Die Kaufleute, Bankiers und Unternehmer (tatsächlich alle männlich!) der aufstrebenden Handels- und Industriestadt Mannheim waren im ausgehenden 19. Jahrhundert mit der globalen Wirtschaft verflochten und am Geschäft mit Kolonien beteiligt. Ein Netzwerk von Investoren arbeitete Hand in Hand mit der Kolonialpolitik.
1882 gründeten mehr als 200 Mannheimer Kaufleute, Industrielle und Bankiers unter dem Vorsitz des Handelskammerpräsidenten Philipp Diffené die deutschlandweit erste Sektion des Deutschen Kolonialvereins (später Deutsche Kolonialgesellschaft). Dessen Ziel war, die Gründung deutscher Kolonien mit „Handelsstationen“ und „größeren Unternehmungen“ voranzutreiben.
Eine ganze Reihe von Bankiers, Kaufleuten und Unternehmern aus Mannheim kaufen ab 1885 Anteile der großen Kolonialunternehmen in Afrika, die afrikanische Regionen kolonisieren und ausbeuten sollten. An der „Kolonial-Gesellschaft für Südwest-Afrika“, der „Kamerun-Land- und Plantagen-Gesellschaft“und der „Deutsch-Ostafrikanische-Gesellschaft“ waren heute noch bekannte Industrielle wie Ernst Böhringer, Friedrich Engelhorn, Karl Reiss und Heinrich Lanz beteiligt.
Ferdinand Scipio, der in alle Kolonialgesellschaften investierte, erwarb 1898 in Kamerun für die Anlage von Plantagen Land , von dem die ursprünglichen Bewohner*innen vertrieben worden waren.

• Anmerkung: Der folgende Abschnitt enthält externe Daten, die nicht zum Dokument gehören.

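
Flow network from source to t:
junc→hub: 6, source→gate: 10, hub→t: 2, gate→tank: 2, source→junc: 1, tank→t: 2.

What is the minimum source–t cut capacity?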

Viele Mannheimer Industriebetriebe begründeten Ihren Erfolg auf der Verarbeitung von Kolonialprodukten. Indigo spielte eine wichtige Rolle für die Farbenindustrie, Chinarinde für die Pharmaindustrie. Aus Kautschuk wurden in Gummifabriken vielerlei Produkte hergestellt. Tropische Ölfrüchte wurden zu Seife, Margarine und Schuhcreme verarbeitet, Jute zu Säcken, Sisal zu Seilen. Tropenhölzer wurden für Möbel und Inneneinrichtungen interessant. Kaffee, Kakao, Gewürze, Tee und Südfrüchte wurden in steigender Menge in Kolonialwarenhandlungen angeboten.
Mannheimer Firmen profitierten auch von den neuen Absatzmärkten, welche die Kolonien boten. Mit unter-schiedlichsten Industriewaren wie z.B. Zündhölzer, Knöpfe, Stoffe, Messer, Gewehre und alkoholische Getränke – vermutlich auch in Mannheim bzw. der Region hergestellt – wurden in den Kolonien Begehrlichkeiten geweckt. In Schiffen, Bergwerken und in den Farmen deutscher Siedler kamen Maschinen aus Mannheim zum Einsatz. So warb Lanz in Kolonialzeitungen für Lokomobile, Dampf-Dreschmaschinen und Milchzentrifugen. Die Firma Benz bot Klein- und Dieselmotoren, Schiffsmaschinen und Sauggasanlagen an. Bilfinger & Grün beteiligte sich am Bau mehrerer Häfen in Afrika. Kleinere Firmen warben für ihre Mittel zur Unkraut- und Schädlingsbekämpfung.
Bis heute bestehen ,neokoloniale’ Strukturen. Wirtschaft und Verbraucher*innen profitieren von der geringen Entlohnung und schlechten Arbeitsbedingungen im globalen Süden.